In New Orleans, Lola’s family had ever leaned upon Mafia benevolence. When the second movie Lola made went into release she flew to New Orleans and asked for an audience with the head of the “family” in her parents’ area. She asked him humbly if he would help her to organize a letter-writing campaign telling the studio that the public thought it had a great new star. She explained that the campaign had to be conducted on a national basis, that the letters had to seem to come from all over the United States—obviously from wherever the Mafia was organized (everywhere). Lola averaged two thousand letters a week for eight weeks. Luckily there was a wire-haired terrier in the same movie that had caught the public’s fancy, so the picture was doing (mysteriously) big business. The studio connected all the letters about Lola with the unexpected box office. By that time she had the best agent in town.
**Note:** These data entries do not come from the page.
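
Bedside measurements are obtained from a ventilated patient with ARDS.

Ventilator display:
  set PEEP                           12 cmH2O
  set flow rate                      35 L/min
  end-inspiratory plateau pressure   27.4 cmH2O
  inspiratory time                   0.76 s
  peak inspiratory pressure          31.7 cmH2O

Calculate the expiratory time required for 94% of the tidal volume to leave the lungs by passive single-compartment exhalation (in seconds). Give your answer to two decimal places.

0.60

Flow: 35 L/min ÷ 60 = 0.5833 L/s.
Vt = flow × Ti = 0.5833 L/s × 0.76 s × 1000 mL/L = 443.31 mL.
R = (PIP − Pplat)/V̇ = (31.7 − 27.4) / 0.5833 = 4.3/0.5833 = 7.372 cmH2O·s/L.
C = Vt/(Pplat − PEEP) = 443.31 / (27.4 − 12) = 443.31/15.4 = 28.786 mL/cmH2O.
τ = R × C = 7.372 × 0.02879 L/cmH2O = 0.2122 s.
t = −τ·ln(1 − 0.94) = −0.2122·ln(0.06) = 0.597 s.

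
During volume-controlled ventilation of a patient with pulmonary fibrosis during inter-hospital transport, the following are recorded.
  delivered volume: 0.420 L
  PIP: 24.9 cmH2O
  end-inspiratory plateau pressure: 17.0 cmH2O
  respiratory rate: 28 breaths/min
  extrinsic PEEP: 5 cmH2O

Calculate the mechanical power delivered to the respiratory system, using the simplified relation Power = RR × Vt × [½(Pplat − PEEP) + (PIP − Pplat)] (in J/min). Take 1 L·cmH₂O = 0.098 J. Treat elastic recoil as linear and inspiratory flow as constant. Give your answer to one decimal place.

16.0

Per-breath work = Vt × [½(Pplat−PEEP) + (PIP−Pplat)] = 0.420 × [0.5×12.0 + 7.9] = 0.420 × 13.9 = 5.838 L·cmH2O.
Power = 28 × 5.838 = 163.46 L·cmH2O/min.
× 0.098 J/(L·cmH2O) → 16.019 J/min.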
Lola’s intelligence helped her to become a convincing film actress, and she had been born with a skinful of that other stuff that stars squirt off the screen so blindingly. She worked very hard for what she got. She worked hard for it all her life. But beyond energy, intelligence, ambition, talent and beauty she had belief. She believed in the power of the Fratellanza the way a young nun in western Ireland could believe in the power of Rome. It was all and everything. It was the only (American) way to (insured) glory and power.